O governador do Amapá, Clécio Luís (União Brasil), agradeceu a Lula. “Enquanto muitos estão cultivando um país bipolarizado, nós, de diferentes matizes políticos, damos exemplo de uma união que constrói e que supera diferenças.”
“Fui questionado por uma licença ambiental dez dias antes da COP, mas disse que o presidente Lula estava certo, que seríamos acusados de uma fraude se a licença fosse concedida depois.”
O governo defende a exploração como forma de aproveitar as riquezas do subsolo brasileiro; na própria COP, Lula propôs, sem êxito, medidas para reduzir o consumo de fósseis.

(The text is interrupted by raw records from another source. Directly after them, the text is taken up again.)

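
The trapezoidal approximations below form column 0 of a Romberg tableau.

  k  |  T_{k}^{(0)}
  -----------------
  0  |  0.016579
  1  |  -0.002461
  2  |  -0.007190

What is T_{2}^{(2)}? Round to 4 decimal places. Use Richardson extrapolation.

T_{1}^{(1)} = -0.002461 + (-0.002461 − 0.016579)/3 = -0.008808
T_{2}^{(1)} = -0.007190 + (-0.007190 − (-0.002461))/3 = -0.008766
T_{2}^{(2)} = -0.008766 + (-0.008766 − (-0.008808))/15 = -0.008763

-0.0088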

A Petrobras já solicitou ao Ibama autorização para perfurar mais três poços na mesma área (PAD-Morpho, Manga e Crotalus), pedido que segue em análise, com o órgão solicitando mais dados, sem opor-se até o momento à extensão da exploração. A perfuração desses poços adicionais dependerá dos resultados obtidos no Morpho.
A estatal registrou lucro líquido de R$ 52,4 bilhões no trimestre mais recente, alta de 97% ante igual período do ano anterior, o melhor resultado desde o segundo trimestre de 2022.
O resultado foi impulsionado pela alta do petróleo (Brent médio de US$ 104, alta de 54,1%) após a guerra no Irã e por recorde de produção (3,34 milhões de barris de óleo equivalente por dia, alta de 14%).
A empresa anunciou distribuição de R$ 17,4 bilhões em dividendos, dos quais R$ 6,2 bilhões cabem ao governo federal, acionista majoritário.